In the 1990s, right-wing parties like the Motherland Party, or ANAP,
and the True Path Party, or DYP, as well as the left-wing parties like
the Social Democratic People's Party, or SHP, and the Democratic Left
Party, or DSP, were important players on the political stage, but the
largest political event during the decade was the rise of political
Islam.
`The seed of the Turk-Islam Synthesis was planted in the 1980s and
over time it grew, especially with the rise of the Islamist Welfare
Party [RP].'
Later, in the 2002 elections, the AKP came to power and was only
joined in Parliament by the Republican People's party, or CHP, which
had failed to clear the election hurdle during the previous election.
`A party that considered Islam as its identity came into power [on its
own] for the first time,' she said, adding that the AKP's success
could not have happened beforehand due to the secularist military, but
was made possible in 2002 thanks to the strength of the pious
Anatolian bourgeoisie.
`The metropolitan Kemalist bourgeoisie was removed from power' when
this happened, she said.
`The Kurdish party [BDP] is a change from the past, [however],' she
said, noting the lack of previous Kurdish political participation.

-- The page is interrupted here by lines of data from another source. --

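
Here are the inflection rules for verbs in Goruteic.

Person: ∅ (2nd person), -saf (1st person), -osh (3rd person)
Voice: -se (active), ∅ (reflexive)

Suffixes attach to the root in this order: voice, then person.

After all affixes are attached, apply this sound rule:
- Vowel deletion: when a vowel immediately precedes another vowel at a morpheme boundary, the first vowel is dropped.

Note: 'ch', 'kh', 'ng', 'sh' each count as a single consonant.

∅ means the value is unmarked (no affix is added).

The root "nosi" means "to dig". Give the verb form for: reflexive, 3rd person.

voice = reflexive: zero marking, form stays nosi.
Attach person 3rd person -osh → nosiosh.
Apply vowel deletion: nosiosh → nososh.

nososh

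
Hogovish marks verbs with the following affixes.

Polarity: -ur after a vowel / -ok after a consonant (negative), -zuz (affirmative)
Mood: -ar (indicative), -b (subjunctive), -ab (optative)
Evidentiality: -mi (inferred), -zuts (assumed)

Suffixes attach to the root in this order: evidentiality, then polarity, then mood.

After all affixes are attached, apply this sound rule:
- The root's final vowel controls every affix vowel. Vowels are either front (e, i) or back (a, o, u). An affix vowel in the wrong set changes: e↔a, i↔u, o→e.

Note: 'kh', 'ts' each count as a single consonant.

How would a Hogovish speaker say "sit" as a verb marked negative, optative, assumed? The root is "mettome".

mettomezitsekeb

Attach evidentiality assumed -zuts → mettomezuts.
Attach polarity negative -ok (after consonant 'ts') → mettomezutsok.
Attach mood optative -ab → mettomezutsokab.
Apply vowel harmony: mettomezutsokab → mettomezitsekeb.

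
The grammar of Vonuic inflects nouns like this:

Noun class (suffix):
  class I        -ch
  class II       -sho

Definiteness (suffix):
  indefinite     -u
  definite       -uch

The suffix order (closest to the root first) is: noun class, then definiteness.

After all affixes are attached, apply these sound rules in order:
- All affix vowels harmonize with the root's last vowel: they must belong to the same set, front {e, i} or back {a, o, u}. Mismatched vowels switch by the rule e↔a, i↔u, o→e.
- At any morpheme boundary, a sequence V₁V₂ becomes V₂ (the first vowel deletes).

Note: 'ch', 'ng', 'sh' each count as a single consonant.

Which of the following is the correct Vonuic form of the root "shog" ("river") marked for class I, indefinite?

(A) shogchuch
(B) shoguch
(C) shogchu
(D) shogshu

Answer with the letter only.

C

Attach noun class class I -ch → shogch.
Attach definiteness indefinite -u → shogchu.
Vowel harmony: no change.
Vowel deletion: no change.
So the correct form is shogchu, option (C).
(B) shoguch is wrong: it has the affixes in the wrong order.
(D) shogshu is wrong: it uses class II instead of class I for noun class.
(A) shogchuch is wrong: it uses definite instead of indefinite for definiteness.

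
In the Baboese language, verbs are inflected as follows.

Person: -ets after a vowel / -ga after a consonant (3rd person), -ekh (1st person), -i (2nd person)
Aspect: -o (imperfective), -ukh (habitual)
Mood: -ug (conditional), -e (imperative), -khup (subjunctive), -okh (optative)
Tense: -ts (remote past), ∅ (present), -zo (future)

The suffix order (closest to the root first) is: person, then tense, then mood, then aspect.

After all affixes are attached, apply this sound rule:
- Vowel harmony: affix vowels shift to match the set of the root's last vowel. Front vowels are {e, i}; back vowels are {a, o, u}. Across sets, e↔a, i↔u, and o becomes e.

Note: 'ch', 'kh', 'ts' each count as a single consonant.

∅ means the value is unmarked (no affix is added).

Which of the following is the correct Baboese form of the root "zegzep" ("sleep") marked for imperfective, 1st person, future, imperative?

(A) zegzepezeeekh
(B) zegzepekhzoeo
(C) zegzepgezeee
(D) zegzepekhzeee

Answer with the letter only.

D

Attach person 1st person -ekh → zegzepekh.
Attach tense future -zo → zegzepekhzo.
Attach mood imperative -e → zegzepekhzoe.
Attach aspect imperfective -o → zegzepekhzoeo.
Apply vowel harmony: zegzepekhzoeo → zegzepekhzeee.
So the correct form is zegzepekhzeee, option (D).
(C) zegzepgezeee is wrong: it uses 3rd person instead of 1st person for person.
(A) zegzepezeeekh is wrong: it has the affixes in the wrong order.
(B) zegzepekhzoeo is wrong: it fails to apply the sound rule(s).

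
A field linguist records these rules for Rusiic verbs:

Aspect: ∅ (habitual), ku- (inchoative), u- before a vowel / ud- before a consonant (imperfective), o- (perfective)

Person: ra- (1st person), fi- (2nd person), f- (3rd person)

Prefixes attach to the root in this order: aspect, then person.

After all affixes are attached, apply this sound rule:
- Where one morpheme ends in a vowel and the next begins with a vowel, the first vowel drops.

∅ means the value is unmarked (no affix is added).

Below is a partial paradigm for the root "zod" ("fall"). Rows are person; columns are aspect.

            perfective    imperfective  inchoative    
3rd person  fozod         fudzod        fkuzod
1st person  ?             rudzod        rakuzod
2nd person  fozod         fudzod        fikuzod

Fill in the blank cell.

rozod

Attach aspect perfective o- → ozod.
Attach person 1st person ra- → raozod.
Apply vowel deletion: raozod → rozod.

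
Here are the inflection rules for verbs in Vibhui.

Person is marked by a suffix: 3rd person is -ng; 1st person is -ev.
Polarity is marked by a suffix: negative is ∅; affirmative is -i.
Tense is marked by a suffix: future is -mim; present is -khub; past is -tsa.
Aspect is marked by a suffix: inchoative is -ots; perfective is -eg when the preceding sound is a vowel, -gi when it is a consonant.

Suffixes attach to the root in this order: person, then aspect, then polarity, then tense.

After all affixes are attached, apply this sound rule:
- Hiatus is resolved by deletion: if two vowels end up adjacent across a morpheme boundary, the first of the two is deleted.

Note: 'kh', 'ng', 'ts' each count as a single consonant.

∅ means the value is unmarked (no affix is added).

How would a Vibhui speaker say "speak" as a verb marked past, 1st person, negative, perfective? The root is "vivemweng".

vivemwengevgitsa

Attach person 1st person -ev → vivemwengev.
Attach aspect perfective -gi (after consonant 'v') → vivemwengevgi.
polarity = negative: zero marking, form stays vivemwengevgi.
Attach tense past -tsa → vivemwengevgitsa.
Vowel deletion: no change.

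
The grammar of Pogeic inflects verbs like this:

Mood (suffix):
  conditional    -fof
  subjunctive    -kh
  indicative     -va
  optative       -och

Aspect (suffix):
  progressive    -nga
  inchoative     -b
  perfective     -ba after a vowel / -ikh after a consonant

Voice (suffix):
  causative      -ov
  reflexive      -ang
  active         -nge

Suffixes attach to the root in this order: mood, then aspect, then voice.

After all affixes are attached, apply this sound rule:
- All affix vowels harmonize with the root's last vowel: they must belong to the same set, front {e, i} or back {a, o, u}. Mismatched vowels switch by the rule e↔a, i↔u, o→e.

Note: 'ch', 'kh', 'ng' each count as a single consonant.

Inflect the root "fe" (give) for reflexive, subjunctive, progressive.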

Ultimately, however, there is little prospect for a new or radical
movement emerging to change the general political atmosphere in the
short term, Arakon said.
`The referendum is not that important'
`Whoever wins, our daily lives will not be that different,' said
Arakon, `If it is a `yes,' Turkey will be a bit more democratic, which
is a good thing, but if it is a `no,' well, this is the Constitution
we have been living with for all those years already.'
Ultimately, the present constitutional reform referendum is not as
important as it is being promoted, Arakon said, adding that it was
anti-democratic to include so many articles together in a single
package.
`We will not be governed by Shariah if it is a `yes' ` if it were so,
it would have happened in 2002,' Arakon said in reference to a common
secularist fear that the ruling Justice and Development Party, or AKP,
secretly harbors an Islamist agenda.
`The threat is authoritarianism and standardization. Turkey is
becoming more civilian because the military is being questioned now,
but it is not becoming more democratic,' she said.
`Every democratization requires demilitarization, but not every
demilitarization means democratization,' she said.